Nach ihrer Erfahrung „fliegen immer mehr Leute aus normalen Mietverhältnissen raus, weil auf Eigenbedarf gekündigt wird oder sie zwei Monatsmieten nicht zahlen können“. Oft nutzten Vermieter auch Räumungsklagen. Viele Mieter gingen laut Schönfeld zu schnell auf Vergleichsangebote ein. „Doch, wer in Geldnot ist, für den sind 3000 Euro viel Geld. Dafür akzeptiert man, in zwei Wochen aus der Wohnung zu sein.“ Neue Wohnungen zu finden, sei aber schwer, denn viele die bislang in Vier-Zimmer-Wohnungen lebten, suchten sich Drei-Zimmer-Wohnungen usw. Für die Menschen am Ende der Schlange bleibe nichts übrig.
Wohnungslosigkeit nimmt zu
Auch die Mitarbeiter von Josef Bader erreichen regelmäßig Anfragen wegen Wohnungslosigkeit oder drohender Obdachlosigkeit. „Weil Wohnen ein existenzielles Grundbedürfnis ist, sind diese meist sehr emotional.“ Die Ursachen seien vielschichtig: Trennungen, Räumungsklagen, Rauswurf durch Eltern, Tod des Partners, Verwahrlosung oder Sucht könnten zu Obdachlosigkeit führen. „Ohne belastbare Zahlen zu haben, ist die Wahrnehmung dennoch, dass Wohnungslosigkeit bzw. die Bedrohung zunimmt“, so Bader.
Vom neuen Arbeitskreis erhofft sich Josef Bader, „dass er durch Teilnehmer aus den verschiedensten Bereichen und Berührungsfeldern erweitert und ergänzt wird und sich ein lebendiges und aktives Gremium ergibt, dessen Arbeit sichtbar wird und hilft“. Und: Dass sich ein funktionierendes, tragfähiges Netzwerk bildet und „die Zusammenarbeit so gut bleibt, wie sie begonnen hat“. Was es noch bräuchte? Da muss Bader nicht lange überlegen: „Bezahlbaren Wohnraum, mehr sozial geförderte Wohnungen sowie ein generelles Umdenken auf dem Wohnungsmarkt und nicht nur ein Streben nach Gewinn und Profit oft auf Kosten der sozial Schwachen“.
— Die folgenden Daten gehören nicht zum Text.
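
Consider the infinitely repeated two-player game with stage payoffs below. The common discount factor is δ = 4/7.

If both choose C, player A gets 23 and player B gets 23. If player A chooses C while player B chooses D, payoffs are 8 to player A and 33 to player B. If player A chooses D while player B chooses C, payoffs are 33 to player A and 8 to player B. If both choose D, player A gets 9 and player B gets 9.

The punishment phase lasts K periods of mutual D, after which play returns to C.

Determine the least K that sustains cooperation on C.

IC: δ(1−δ^K)/(1−δ) ≥ (33−23)/(23−9) = 5/7.
With δ = 4/7: need 1 − δ^K ≥ 5/7·(1−4/7)/(4/7), i.e. δ^K ≤ 0.4643.
Since (4/7)^1 = 0.5714 and (4/7)^2 = 0.3265, the smallest such K is 2.

2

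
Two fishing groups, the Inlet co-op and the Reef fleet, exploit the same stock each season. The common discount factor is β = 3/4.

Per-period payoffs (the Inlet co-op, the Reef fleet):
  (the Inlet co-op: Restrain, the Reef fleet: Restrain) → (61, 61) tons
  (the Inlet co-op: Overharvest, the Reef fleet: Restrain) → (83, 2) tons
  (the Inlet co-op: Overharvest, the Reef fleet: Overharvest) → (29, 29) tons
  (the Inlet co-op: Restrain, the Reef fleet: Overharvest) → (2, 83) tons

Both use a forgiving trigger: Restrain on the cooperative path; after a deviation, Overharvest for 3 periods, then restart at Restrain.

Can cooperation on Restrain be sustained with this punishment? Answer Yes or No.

IC: β+…+β^3 ≥ (83−61)/(61−29) = 11/16.
At β = 3/4: partial sum = 1.7344 ≥ 0.6875. Cooperation sustainable.

Yes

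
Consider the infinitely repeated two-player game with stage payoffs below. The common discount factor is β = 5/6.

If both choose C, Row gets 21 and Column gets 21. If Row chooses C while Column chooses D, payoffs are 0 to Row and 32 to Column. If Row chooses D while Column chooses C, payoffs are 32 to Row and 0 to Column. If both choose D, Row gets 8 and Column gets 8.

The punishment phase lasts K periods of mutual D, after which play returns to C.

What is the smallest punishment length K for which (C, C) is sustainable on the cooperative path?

Need Σ_{k=1}^{K} β^k ≥ (32−21)/(21−8) = 0.8462 at β = 5/6.
At K = 1 the sum is 0.8333 < 0.8462; at K = 2 it is 1.5278 ≥ 0.8462.
So the minimum punishment length is K = 2.

2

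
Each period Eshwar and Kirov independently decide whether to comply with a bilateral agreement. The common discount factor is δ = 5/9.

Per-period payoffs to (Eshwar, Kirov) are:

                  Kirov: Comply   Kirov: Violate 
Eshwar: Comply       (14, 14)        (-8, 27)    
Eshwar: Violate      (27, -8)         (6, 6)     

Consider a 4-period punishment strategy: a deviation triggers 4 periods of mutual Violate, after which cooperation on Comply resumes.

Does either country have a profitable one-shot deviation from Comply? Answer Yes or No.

Yes

Comparing payoff streams over the 5 periods until play realigns: cooperate → 14(1+δ+…+δ^4); deviate → 27 + 6(δ+…+δ^4).
Cooperation is sustained iff (14−6)(δ+…+δ^4) ≥ 27−14.
δ+…+δ^4 = 5/9·(1−(5/9)^4)/(1−5/9) = 1.1309, and (27−14)/(14−6) = 1.6250.
1.1309 < 1.6250, so cooperation is not sustainable.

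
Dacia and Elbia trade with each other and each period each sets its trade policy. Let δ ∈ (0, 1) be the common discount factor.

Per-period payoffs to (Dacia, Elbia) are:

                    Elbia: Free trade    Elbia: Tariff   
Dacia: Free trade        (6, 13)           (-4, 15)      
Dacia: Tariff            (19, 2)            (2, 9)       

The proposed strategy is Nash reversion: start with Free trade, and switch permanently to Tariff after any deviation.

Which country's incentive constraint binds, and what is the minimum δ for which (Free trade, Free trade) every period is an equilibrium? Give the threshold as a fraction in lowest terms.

Dacia's threshold: (19−6)/(19−2) = 13/17.
Elbia's threshold: (15−13)/(15−9) = 1/3.
13/17 > 1/3, so Dacia binds and δ* = 13/17.

Dacia; δ ≥ 13/17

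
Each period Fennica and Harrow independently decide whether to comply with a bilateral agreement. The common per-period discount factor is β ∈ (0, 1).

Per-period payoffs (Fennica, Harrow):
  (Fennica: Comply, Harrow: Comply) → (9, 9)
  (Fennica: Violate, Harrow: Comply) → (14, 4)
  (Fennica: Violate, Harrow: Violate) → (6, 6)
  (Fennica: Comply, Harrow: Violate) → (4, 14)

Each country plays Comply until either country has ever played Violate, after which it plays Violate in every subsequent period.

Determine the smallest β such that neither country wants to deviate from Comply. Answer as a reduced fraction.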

Wohnungsnotfallhilfe der Caritas Kelheim

• Fachberatung: Diese Anlaufstelle der Caritas ist für Menschen aus dem Landkreis Kelheim, die von Wohnungslosigkeit oder Obdachlosigkeit betroffen sind oder akut Gefahr laufen, ihre Wohnung zu verlieren. Die Leistung des neuen Fachbereichs beinhaltet unter anderem die Beratung bei Mietschulden und Kündigungen sowie bei Räumungsklagen und Zwangsräumungsterminen. Zudem werden Betroffene bei Antragstellungen etwa für ALG II, Sozialhilfe, Wohngeld und Kinderzuschlag unterstützt. Die Fachberatungsstelle vermittelt des Weiteren zwischen Mieter und Vermieter bzw. anderen Beteiligten und vermittelt an weiterführende Beratungsstellen (Suchtberatung, Sozial-Psychiatrischer Dienst, Schuldnerberatung).
• Angebot: Die Hilfe der Caritas ist kostenlos und vertraulich. Cornelia Schönfeld ist Ansprechpartnerin für Betroffene, die ihre Wohnungsnotlage nicht aus eigener Kraft überwinden können.
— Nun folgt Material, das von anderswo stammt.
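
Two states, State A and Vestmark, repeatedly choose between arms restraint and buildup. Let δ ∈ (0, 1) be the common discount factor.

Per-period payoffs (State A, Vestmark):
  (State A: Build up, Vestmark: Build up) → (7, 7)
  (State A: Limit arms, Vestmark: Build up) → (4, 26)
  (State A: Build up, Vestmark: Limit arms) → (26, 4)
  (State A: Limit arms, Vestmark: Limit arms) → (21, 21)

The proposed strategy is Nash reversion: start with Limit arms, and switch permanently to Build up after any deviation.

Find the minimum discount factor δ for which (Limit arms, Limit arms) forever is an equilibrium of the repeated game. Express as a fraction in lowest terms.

Under grim trigger the critical discount factor is (T−C)/(T−P) with T = 26, C = 21, P = 7.
δ* = (26−21)/(26−7) = 5/19.

5/19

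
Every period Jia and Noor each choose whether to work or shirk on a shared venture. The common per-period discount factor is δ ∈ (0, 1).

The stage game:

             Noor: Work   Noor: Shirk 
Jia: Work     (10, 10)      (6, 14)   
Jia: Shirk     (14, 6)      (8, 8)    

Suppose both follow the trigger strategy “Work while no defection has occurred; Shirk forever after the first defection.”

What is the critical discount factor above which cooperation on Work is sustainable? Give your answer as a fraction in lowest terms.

2/3

One-period gain from deviating is 14 − 10 = 4. The loss is 10 − 8 = 2 in every subsequent period, with present value 2·δ/(1−δ).
Deviation is unprofitable when 2·δ/(1−δ) ≥ 4, i.e. δ/(1−δ) ≥ 2.
Equivalently δ ≥ 4/(4+2) = 2/3.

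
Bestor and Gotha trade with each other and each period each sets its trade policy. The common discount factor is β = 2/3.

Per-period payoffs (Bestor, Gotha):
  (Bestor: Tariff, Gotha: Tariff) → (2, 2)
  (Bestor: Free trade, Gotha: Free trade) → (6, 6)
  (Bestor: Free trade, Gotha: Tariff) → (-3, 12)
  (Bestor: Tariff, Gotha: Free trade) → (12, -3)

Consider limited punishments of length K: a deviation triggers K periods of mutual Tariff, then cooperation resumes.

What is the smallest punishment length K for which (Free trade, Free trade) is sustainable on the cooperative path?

4

Need Σ_{k=1}^{K} β^k ≥ (12−6)/(6−2) = 1.5000 at β = 2/3.
At K = 3 the sum is 1.4074 < 1.5000; at K = 4 it is 1.6049 ≥ 1.5000.
So the minimum punishment length is K = 4.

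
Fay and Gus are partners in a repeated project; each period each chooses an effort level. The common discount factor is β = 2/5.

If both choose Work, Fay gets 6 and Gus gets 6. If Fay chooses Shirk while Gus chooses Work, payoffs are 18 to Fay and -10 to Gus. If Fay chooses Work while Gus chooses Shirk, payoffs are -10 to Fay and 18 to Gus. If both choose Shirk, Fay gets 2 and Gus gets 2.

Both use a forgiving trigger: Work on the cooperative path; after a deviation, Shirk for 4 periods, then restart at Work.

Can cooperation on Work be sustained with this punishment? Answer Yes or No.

No

Comparing payoff streams over the 5 periods until play realigns: cooperate → 6(1+β+…+β^4); deviate → 18 + 2(β+…+β^4).
Cooperation is sustained iff (6−2)(β+…+β^4) ≥ 18−6.
β+…+β^4 = 2/5·(1−(2/5)^4)/(1−2/5) = 0.6496, and (18−6)/(6−2) = 3.0000.
0.6496 < 3.0000, so cooperation is not sustainable.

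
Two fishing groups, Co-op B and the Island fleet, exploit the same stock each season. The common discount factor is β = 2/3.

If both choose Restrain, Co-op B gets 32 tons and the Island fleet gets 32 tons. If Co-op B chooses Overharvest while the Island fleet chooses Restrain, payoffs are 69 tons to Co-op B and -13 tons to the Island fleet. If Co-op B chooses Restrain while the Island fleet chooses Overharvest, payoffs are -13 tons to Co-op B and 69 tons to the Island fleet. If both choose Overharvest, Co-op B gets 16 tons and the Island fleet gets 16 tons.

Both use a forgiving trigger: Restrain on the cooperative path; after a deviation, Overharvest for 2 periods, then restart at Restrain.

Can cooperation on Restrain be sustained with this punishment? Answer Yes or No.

No

A one-shot deviation gives 69 now, then 16 for 2 periods, then back to 32.
Gain from deviating: (69−32) today; loss: (32−16) in each of the next 2 periods.
No-deviation condition: (32−16)(β+…+β^2) ≥ 69−32, i.e. β+…+β^2 ≥ 37/16.
At β = 2/3: β+…+β^2 = 1.1111 < 2.3125.
So cooperation is not sustainable.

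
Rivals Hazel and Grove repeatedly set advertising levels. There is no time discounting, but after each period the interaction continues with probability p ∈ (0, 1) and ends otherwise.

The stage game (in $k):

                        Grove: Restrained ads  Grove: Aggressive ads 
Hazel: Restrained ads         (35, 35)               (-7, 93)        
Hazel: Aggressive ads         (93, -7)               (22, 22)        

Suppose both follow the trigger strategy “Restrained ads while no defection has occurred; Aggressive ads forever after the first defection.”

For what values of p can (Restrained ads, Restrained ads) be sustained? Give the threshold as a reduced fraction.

58/71

With no time discounting, the continuation probability p plays the role of the discount factor.
Grim-trigger IC: 35/(1−p) ≥ 93 + 22p/(1−p) ⇒ p ≥ (93−35)/(93−22) = 58/71.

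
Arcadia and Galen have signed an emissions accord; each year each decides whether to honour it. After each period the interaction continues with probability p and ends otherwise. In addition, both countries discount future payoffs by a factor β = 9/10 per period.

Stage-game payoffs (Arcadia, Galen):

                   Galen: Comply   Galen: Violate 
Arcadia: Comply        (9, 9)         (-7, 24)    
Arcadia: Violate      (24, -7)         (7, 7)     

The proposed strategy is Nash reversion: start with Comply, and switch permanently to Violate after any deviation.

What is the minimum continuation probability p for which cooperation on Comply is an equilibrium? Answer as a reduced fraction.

50/51

With continuation probability p and discount β, the effective per-period discount factor is βp.
Grim-trigger IC: βp ≥ (24−9)/(24−7) = 15/17.
So p ≥ (15/17)/(9/10) = 50/51.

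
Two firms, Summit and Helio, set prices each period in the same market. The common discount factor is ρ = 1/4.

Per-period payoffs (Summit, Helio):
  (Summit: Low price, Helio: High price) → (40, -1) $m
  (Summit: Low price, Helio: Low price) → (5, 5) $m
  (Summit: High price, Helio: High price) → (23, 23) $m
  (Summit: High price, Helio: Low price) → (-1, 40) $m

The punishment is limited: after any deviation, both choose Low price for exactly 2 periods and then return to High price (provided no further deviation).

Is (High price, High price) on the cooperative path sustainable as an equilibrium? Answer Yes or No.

IC: ρ+…+ρ^2 ≥ (40−23)/(23−5) = 17/18.
At ρ = 1/4: partial sum = 0.3125 < 0.9444. Cooperation not sustainable.

No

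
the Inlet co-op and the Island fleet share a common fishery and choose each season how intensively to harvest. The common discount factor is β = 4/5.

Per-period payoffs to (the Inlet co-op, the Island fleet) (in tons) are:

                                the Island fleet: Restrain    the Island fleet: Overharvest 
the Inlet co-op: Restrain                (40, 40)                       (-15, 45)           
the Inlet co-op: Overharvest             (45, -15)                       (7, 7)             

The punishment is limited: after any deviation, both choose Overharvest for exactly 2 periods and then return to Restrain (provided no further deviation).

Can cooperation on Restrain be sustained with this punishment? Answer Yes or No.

Yes

IC: β+…+β^2 ≥ (45−40)/(40−7) = 5/33.
At β = 4/5: partial sum = 1.4400 ≥ 0.1515. Cooperation sustainable.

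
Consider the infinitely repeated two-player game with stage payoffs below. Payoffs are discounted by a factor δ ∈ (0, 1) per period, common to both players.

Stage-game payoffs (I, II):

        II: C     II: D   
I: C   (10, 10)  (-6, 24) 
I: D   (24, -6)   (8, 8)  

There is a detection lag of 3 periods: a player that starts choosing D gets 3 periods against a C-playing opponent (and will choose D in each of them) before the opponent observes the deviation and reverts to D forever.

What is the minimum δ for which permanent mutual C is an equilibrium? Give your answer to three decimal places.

A deviator earns 24 for 3 periods, then 8 forever; cooperating earns 10 forever. Multiplying the IC by (1−δ):
10 ≥ 24(1−δ^3) + 8δ^3, so 16·δ^3 ≥ 14 and δ^3 ≥ 7/8.
δ ≥ (7/8)^(1/3) ≈ 0.956.

0.956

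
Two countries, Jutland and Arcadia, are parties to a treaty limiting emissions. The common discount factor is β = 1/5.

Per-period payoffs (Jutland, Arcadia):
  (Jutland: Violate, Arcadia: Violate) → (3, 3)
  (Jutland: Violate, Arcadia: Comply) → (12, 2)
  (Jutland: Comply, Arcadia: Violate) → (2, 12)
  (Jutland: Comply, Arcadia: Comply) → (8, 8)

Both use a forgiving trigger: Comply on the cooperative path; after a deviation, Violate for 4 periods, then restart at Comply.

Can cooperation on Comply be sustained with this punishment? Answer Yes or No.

Comparing payoff streams over the 5 periods until play realigns: cooperate → 8(1+β+…+β^4); deviate → 12 + 3(β+…+β^4).
Cooperation is sustained iff (8−3)(β+…+β^4) ≥ 12−8.
β+…+β^4 = 1/5·(1−(1/5)^4)/(1−1/5) = 0.2496, and (12−8)/(8−3) = 0.8000.
0.2496 < 0.8000, so cooperation is not sustainable.

No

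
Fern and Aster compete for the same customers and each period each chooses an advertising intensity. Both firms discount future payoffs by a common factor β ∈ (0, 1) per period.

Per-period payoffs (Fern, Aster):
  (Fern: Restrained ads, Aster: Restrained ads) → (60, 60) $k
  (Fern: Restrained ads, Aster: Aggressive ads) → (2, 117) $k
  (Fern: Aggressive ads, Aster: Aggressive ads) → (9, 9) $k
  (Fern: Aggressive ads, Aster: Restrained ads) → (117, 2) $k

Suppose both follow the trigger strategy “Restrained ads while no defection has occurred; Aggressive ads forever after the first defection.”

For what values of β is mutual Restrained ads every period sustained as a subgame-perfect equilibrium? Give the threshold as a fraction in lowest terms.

Under grim trigger the critical discount factor is (T−C)/(T−P) with T = 117, C = 60, P = 9.
β* = (117−60)/(117−9) = 57/108 = 19/36.

19/36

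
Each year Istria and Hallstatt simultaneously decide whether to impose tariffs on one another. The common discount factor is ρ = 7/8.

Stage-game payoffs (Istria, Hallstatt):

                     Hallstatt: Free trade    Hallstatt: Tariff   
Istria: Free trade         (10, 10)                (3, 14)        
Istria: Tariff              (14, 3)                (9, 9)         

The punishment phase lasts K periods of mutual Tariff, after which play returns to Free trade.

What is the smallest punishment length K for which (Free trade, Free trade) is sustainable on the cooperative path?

Need Σ_{k=1}^{K} ρ^k ≥ (14−10)/(10−9) = 4.0000 at ρ = 7/8.
At K = 6 the sum is 3.8584 < 4.0000; at K = 7 it is 4.2511 ≥ 4.0000.
So the minimum punishment length is K = 7.

7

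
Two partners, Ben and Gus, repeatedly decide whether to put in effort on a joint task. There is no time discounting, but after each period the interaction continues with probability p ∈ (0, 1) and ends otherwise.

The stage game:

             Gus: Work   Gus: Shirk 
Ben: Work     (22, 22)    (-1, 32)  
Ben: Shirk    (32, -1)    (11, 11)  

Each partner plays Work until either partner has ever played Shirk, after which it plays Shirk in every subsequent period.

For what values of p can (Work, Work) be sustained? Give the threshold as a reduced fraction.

Expected cooperation value is 22 + p·22 + p²·22 + … = 22/(1−p); deviation gives 32 + p·11/(1−p).
22 ≥ 32(1−p) + 11p ⇒ 21p ≥ 10 ⇒ p ≥ 10/21.

10/21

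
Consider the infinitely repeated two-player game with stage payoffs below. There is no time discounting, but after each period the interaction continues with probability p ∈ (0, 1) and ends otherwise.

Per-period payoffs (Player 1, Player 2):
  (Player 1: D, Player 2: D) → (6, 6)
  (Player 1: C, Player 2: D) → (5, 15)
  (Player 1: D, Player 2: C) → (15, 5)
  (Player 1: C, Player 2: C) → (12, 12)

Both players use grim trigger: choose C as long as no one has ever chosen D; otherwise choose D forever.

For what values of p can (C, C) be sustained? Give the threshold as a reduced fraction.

1/3

With no time discounting, the continuation probability p plays the role of the discount factor.
Grim-trigger IC: 12/(1−p) ≥ 15 + 6p/(1−p) ⇒ p ≥ (15−12)/(15−6) = 1/3.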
• Netzwerk: Zudem zählt die Vernetzung zwischen kommunaler Verwaltung, Wohnungswirtschaft, Privatvermietern oder dem Jobcenter zu Schönfelds Aufgaben.
• Termine finden nach vorheriger Vereinbarung statt. Entweder in der Beratungsstelle in Saal, Hauptstraße 45, oder bei den Betroffenen zuhause.
• Wohnweg: Zudem gibt es das Projekt „Wohnweg“ in Saal. Hier stehen zwölf Appartements für Betroffene zur Verfügung. Diese sind aktuell aber alle belegt. Neben den Appartements gibt es eine Gemeinschaftsküche und einen gemeinsamen Wohnbereich. Beides soll den Bewohnern als Orte der Begegnung dienen. Hier können sie zusammen kochen und sich austauschen.